Temporal metabolic profiling of bone healing in a caprine tibia segmental defect model

Abstract

Bone tissue engineering is an emerging field of regenerative medicine, with a wide array of biomaterial technologies and therapeutics employed. However, it is difficult to objectively compare these various treatments during various stages of tissue response. Metabolomics is rapidly emerging as a powerful analytical tool to establish broad-spectrum metabolic signatures for a target biological system. Developing an effective biomarker panel for bone repair from small molecule data would provide an objective metric to readily assess the efficacy of novel therapeutics in relation to natural healing mechanisms. In this study we utilized a large segmental bone defect in goats to reflect trauma resulting in substantial volumetric bone loss. Characterization of the native repair capacity was then conducted over a period of 12 months through the combination of standard (radiography, computed tomography, histology, biomechanics) data and ultra-high-performance liquid chromatography-high resolution mass spectrometry (UHPLC-HRMS) metabolic profiling. Standard metrics demonstrated that samples formed soft callus structures that later mineralized. Small molecule profiles showed distinct temporal patterns associated with the bone tissue repair process. Specifically, increased lactate and amino acid levels at early time points indicated an environment conducive to osteoblast differentiation and extracellular matrix formation. Citrate and pyruvate abundances increased at later time points indicating increasing mineral content within the defect region. Taurine, shikimate, and pantothenate distribution profiles appeared to represent a shift toward a more homeostatic remodeling environment with the differentiation and activity of osteoclasts offsetting the earlier deposition phases of bone repair. The generation of a comprehensive metabolic reference portfolio offers a potent mechanism for examining novel biomaterials and can serve as guide for the development of new targeted therapeutics to improve the rate, magnitude, and quality of bone regeneration.
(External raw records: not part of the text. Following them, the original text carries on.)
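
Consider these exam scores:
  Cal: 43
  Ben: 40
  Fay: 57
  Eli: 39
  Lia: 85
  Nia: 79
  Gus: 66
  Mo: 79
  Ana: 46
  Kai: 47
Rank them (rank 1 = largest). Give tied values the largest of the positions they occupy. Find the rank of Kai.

6

Sorted (descending): 85, 79, 79, 66, 57, 47, 46, 43, 40, 39
The 2 values of 79 occupy positions 2–3 → each gets rank 3.
Kai has value 47 → rank 6.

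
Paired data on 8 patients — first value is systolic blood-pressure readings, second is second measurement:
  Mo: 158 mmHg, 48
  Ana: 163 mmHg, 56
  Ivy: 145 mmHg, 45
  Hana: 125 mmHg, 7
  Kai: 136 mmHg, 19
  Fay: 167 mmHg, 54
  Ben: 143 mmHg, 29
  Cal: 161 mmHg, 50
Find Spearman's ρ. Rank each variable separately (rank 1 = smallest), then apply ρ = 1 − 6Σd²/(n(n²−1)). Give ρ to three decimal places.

Ranks of variable 1: 5, 7, 4, 1, 2, 8, 3, 6
Ranks of variable 2: 5, 8, 4, 1, 2, 7, 3, 6
d = r₁ − r₂: 0, -1, 0, 0, 0, 1, 0, 0
d²: 0, 1, 0, 0, 0, 1, 0, 0; Σd² = 2
ρ = 1 − 6·2/(8·63) = 1 − 12/504 = 0.976

0.976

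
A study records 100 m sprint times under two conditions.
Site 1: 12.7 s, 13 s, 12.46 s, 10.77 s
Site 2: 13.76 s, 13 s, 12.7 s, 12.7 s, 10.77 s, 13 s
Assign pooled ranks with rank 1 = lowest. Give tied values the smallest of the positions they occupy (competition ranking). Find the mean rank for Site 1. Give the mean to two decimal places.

Sorted (ascending): 10.77, 10.77, 12.46, 12.7, 12.7, 12.7, 13, 13, 13, 13.76
The 2 values of 10.77 occupy positions 1–2 → each gets rank 1.
The 3 values of 12.7 occupy positions 4–6 → each gets rank 4.
The 3 values of 13 occupy positions 7–9 → each gets rank 7.
Site 1 values → pooled ranks: 12.7→4, 13→7, 12.46→3, 10.77→1
Mean rank = (4 + 7 + 3 + 1) / 4 = 3.75

3.75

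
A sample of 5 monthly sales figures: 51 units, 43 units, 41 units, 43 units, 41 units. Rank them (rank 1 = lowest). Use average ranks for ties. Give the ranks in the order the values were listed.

Sorted (ascending): 41, 41, 43, 43, 51
The 2 values of 41 occupy positions 1–2 → average rank (1+2)/2 = 1.5.
The 2 values of 43 occupy positions 3–4 → average rank (3+4)/2 = 3.5.

5, 3.5, 1.5, 3.5, 1.5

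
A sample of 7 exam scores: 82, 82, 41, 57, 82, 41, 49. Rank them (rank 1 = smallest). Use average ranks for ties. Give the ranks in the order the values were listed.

6, 6, 1.5, 4, 6, 1.5, 3

Sorted (ascending): 41, 41, 49, 57, 82, 82, 82
The 2 values of 41 occupy positions 1–2 → average rank (1+2)/2 = 1.5.
The 3 values of 82 occupy positions 5–7 → average rank 6.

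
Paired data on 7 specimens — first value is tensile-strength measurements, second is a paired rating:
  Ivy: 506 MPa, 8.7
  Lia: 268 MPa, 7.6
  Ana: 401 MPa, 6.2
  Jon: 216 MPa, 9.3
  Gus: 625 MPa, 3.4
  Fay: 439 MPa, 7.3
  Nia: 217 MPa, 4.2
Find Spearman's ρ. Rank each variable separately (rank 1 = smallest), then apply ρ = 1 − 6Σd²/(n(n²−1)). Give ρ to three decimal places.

Ranks of variable 1: 6, 3, 4, 1, 7, 5, 2
Ranks of variable 2: 6, 5, 3, 7, 1, 4, 2
d = r₁ − r₂: 0, -2, 1, -6, 6, 1, 0
d²: 0, 4, 1, 36, 36, 1, 0; Σd² = 78
ρ = 1 − 6·78/(7·48) = 1 − 468/336 = -0.393

-0.393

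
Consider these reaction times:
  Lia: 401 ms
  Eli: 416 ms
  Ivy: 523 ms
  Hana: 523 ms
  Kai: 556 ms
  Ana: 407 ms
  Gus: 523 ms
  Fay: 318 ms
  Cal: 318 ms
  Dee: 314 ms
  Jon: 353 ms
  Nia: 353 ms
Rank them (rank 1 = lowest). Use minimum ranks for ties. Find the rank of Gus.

Sorted (ascending): 314, 318, 318, 353, 353, 401, 407, 416, 523, 523, 523, 556
The 2 values of 318 occupy positions 2–3 → each gets rank 2.
The 2 values of 353 occupy positions 4–5 → each gets rank 4.
The 3 values of 523 occupy positions 9–11 → each gets rank 9.
Gus has value 523 ms → rank 9.

9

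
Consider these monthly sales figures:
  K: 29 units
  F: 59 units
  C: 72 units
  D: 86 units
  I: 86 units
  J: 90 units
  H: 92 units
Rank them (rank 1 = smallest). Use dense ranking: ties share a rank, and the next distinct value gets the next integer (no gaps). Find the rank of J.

5

Sorted (ascending): 29, 59, 72, 86, 86, 90, 92
The 2 values of 86 share dense rank 4.
Remaining distinct values take the next consecutive integers.
J has value 90 units → rank 5.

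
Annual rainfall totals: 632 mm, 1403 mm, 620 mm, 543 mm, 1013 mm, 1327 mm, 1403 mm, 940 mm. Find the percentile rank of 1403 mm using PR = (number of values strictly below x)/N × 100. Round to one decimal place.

75.0

N = 8.
Strictly below 1403: 6. Equal to 1403: 2.
PR = 6/8 × 100 = 75.0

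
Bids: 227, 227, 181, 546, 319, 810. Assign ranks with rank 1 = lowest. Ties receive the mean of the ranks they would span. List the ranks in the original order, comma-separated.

2.5, 2.5, 1, 5, 4, 6

Sorted (ascending): 181, 227, 227, 319, 546, 810
The 2 values of 227 occupy positions 2–3 → average rank (2+3)/2 = 2.5.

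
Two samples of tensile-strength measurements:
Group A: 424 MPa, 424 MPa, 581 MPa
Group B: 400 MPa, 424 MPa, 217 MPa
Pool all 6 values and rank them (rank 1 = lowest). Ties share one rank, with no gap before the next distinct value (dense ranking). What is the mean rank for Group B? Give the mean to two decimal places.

2.00

Sorted (ascending): 217, 400, 424, 424, 424, 581
The 3 values of 424 share dense rank 3.
Remaining distinct values take the next consecutive integers.
Group B values → pooled ranks: 400→2, 424→3, 217→1
Mean rank = (2 + 3 + 1) / 3 = 2.00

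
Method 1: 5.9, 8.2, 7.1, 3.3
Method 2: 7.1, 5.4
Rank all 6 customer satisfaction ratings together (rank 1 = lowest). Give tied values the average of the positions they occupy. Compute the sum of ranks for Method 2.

6.5

Sorted (ascending): 3.3, 5.4, 5.9, 7.1, 7.1, 8.2
The 2 values of 7.1 occupy positions 4–5 → average rank (4+5)/2 = 4.5.
Method 2 values → pooled ranks: 7.1→4.5, 5.4→2
Rank sum = 4.5 + 2 = 6.5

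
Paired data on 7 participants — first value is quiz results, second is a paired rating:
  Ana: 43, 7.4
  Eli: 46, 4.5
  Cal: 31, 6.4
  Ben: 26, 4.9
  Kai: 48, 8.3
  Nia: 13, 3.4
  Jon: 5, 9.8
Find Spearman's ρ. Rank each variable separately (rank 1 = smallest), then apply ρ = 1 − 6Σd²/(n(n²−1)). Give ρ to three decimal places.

0.036

Ranks of variable 1: 5, 6, 4, 3, 7, 2, 1
Ranks of variable 2: 5, 2, 4, 3, 6, 1, 7
d = r₁ − r₂: 0, 4, 0, 0, 1, 1, -6
d²: 0, 16, 0, 0, 1, 1, 36; Σd² = 54
ρ = 1 − 6·54/(7·48) = 1 − 324/336 = 0.036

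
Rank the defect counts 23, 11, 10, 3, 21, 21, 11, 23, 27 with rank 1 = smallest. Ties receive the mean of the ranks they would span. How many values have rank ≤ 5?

Sorted (ascending): 3, 10, 11, 11, 21, 21, 23, 23, 27
The 2 values of 11 occupy positions 3–4 → average rank (3+4)/2 = 3.5.
The 2 values of 21 occupy positions 5–6 → average rank (5+6)/2 = 5.5.
The 2 values of 23 occupy positions 7–8 → average rank (7+8)/2 = 7.5.
Ranks ≤ 5: {1, 2, 3.5, 3.5} → 4 values.

4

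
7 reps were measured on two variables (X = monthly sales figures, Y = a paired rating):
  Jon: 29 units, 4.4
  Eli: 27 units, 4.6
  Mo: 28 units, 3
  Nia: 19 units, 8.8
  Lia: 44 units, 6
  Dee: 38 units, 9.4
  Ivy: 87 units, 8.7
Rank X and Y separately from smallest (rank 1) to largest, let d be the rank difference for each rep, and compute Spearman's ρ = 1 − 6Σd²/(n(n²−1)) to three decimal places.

Ranks of variable 1: 4, 2, 3, 1, 6, 5, 7
Ranks of variable 2: 2, 3, 1, 6, 4, 7, 5
d = r₁ − r₂: 2, -1, 2, -5, 2, -2, 2
d²: 4, 1, 4, 25, 4, 4, 4; Σd² = 46
ρ = 1 − 6·46/(7·48) = 1 − 276/336 = 0.179

0.179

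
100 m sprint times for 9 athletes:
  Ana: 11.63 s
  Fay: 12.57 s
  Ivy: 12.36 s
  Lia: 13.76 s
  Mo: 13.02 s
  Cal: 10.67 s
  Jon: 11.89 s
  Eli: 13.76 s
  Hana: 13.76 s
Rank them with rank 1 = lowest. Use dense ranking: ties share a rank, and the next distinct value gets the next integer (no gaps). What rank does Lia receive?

7

Sorted (ascending): 10.67, 11.63, 11.89, 12.36, 12.57, 13.02, 13.76, 13.76, 13.76
The 3 values of 13.76 share dense rank 7.
Remaining distinct values take the next consecutive integers.
Lia has value 13.76 s → rank 7.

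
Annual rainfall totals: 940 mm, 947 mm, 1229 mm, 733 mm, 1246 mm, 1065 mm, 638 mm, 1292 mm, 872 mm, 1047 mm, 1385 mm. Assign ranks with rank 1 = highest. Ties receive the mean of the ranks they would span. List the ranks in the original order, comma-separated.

8, 7, 4, 10, 3, 5, 11, 2, 9, 6, 1

Sorted (descending): 1385, 1292, 1246, 1229, 1065, 1047, 947, 940, 872, 733, 638
No ties — each value takes its position as its rank.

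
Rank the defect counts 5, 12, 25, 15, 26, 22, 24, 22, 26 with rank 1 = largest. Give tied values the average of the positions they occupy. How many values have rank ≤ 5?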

Keywords: biomarkers; bone remodeling; bone tissue engineering; caprine; large animal model; metabolomics; regenerative medicine; veterinary research.

Figure 1

Representative radiographic imaging of defects over the study period demonstrating an increase in mineralization and overall remodeling as a factor of time.

Figure 2

Bone mineral density data as a factor of time generated from DEXA analysis.

Figure 3

Representative CT 3D renderings for samples at 3-, 6-, 9-, and 12-month time points. CT renderings are displayed in medial facing (A, C, E, G) and posterior facing (B, D, F, H) angles to highlight mineral content at the site.

Figure 4

Plot of load-to-failure forces for samples at 3-, 6-, 9-, and 12-month time points. Significant differences observed between 3-month and both 9-month and 12-month samples are denoted by * and ** respectively.

Figure 5

Representative Von Kossa histological staining and plotted mineralization data.

Figure 6

Representative Goldner's Trichrome histological staining and plotted osteoid content data.

Figure 7

2D (A) and 3D PLS-DA (B) plots showing separation of small molecule profiles for samples with groups color coded to designate 3, 6, 9, and 12-month groups. VIP score chart (C) illustrating metabolites driving group separation across study period.

Figure 8

Heatmap illustrating abundance profile fluctuations in detected metabolites over study time points. From left to right, columns denote 3, 6, 9, and 12-month time points, with each row representing a detected metabolite.

Figure 9

Histogram depicting normalized metabolite abundances for essential, non-essential, and conditionally essential amino acids detected in all samples.

Figure 10

Diagram depicting time-dependent small molecule normalized abundances as related to glycolysis. (1) Early enhanced lactate levels are indicative of conditions conducive to osteoblastic differentiation and activity. (2) Early enhanced levels of arginine may be indicative of angiogenic activity through the production of nitric oxide. (3) Early enhanced proline levels are indicative of collagen deposition to form soft callus tissue. (4) Increasing citrate/isocitrate and pyruvate levels are indicative of a switch to the TCA cycle for energy production and subsequent mineralization of tissue. (5) Decreasing taurine levels are indicative of more conducive environment for osteoclastic differentiation and may represent a move toward more homeostatic conditions.